I won't take the Camille approach and say the way I write is my signature style and what is going to get me published, or I, too, would probably be eliminated. But I will say that negative examples don't work for me. I guess I am non-traditional in that way. If I write self-indulgently, it's because I have't eaten the treat of creativity in a while; if I build Notre Dame and Versailles as opposed to condominums and time shares, it's because I want to live there amongst the rambling rooms and bric-a-brack.

This is why one should never write when one is upset. Emotion is not succint.

Wednesday, October 05, 2005

I am finally, finally in a class where I get to write something other than term papers, and so far we have spent the first five and a half weeks reading other people's writing. I'm still waiting for the point where we actually get to do some substantial writing that is not based on imitation of anyone else's writing.

So my first real writing assignment of the class of any substantial nature was to take a trip into the local town and ride the bus to somewhere we hadn't been (or that we could pretend we hadn't been too), take copious notes, and write "two fine paragraphs" one "modeled on a fine paragraph in one of the works we have already read." Despite the depressing aspect of the project--imitate someone else?-- I managed to become inspired. One of the strengths of my writng has always been my attention to detail in description and my remarkable perception. I see and hear everything, and I can convey what I see and hear well, so this is exactly the type of writing I can be good at.
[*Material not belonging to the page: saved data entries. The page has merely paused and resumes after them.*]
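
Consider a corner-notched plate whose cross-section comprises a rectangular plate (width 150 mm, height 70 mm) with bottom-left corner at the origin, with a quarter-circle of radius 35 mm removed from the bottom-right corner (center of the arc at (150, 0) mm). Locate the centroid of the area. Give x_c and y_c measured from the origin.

plate: A = 150 × 70 = 10500.00, centroid at (75.00, 35.00).
removed quarter-circle: A = −¼π·35² = -962.11, centroid at (135.15, 14.85).
ΣA = 9537.89 mm², ΣAx_c = 657474.75 mm³, ΣAy_c = 353208.33 mm³.
x_c = 657474.75/9537.89 = 68.93 mm; y_c = 353208.33/9537.89 = 37.03 mm.

x_c = 68.93 mm, y_c = 37.03 mm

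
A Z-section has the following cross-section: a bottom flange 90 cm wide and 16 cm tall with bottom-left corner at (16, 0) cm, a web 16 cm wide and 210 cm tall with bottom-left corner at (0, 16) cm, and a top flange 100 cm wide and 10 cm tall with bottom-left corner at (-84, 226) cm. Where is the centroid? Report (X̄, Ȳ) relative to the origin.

bottom flange: A = 90 × 16 = 1440.00, centroid at (61.00, 8.00).
web: A = 16 × 210 = 3360.00, centroid at (8.00, 121.00).
top flange: A = 100 × 10 = 1000.00, centroid at (-34.00, 231.00).
ΣA = 5800.00 cm²
ΣAX̄ = (1440.00)(61.00) + (3360.00)(8.00) + (1000.00)(-34.00) = 80720.00 cm³
ΣAȲ = (1440.00)(8.00) + (3360.00)(121.00) + (1000.00)(231.00) = 649080.00 cm³
X̄ = 80720.00 / 5800.00 = 13.92 cm
Ȳ = 649080.00 / 5800.00 = 111.91 cm

X̄ = 13.92 cm, Ȳ = 111.91 cm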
So how did the writing come out? It was good, the best I'd written in a while. I wish I could have written about Florida, but it was good, especially for the level of motivation I set out with.

I really want to write about Florida, all of the things I did. I discovered a new level of competency in myself. I used to think that I could do nothing but write well--everything else I did would be mediocre at best. This summer I discovered that I do have other talents. But I'll always be a writer.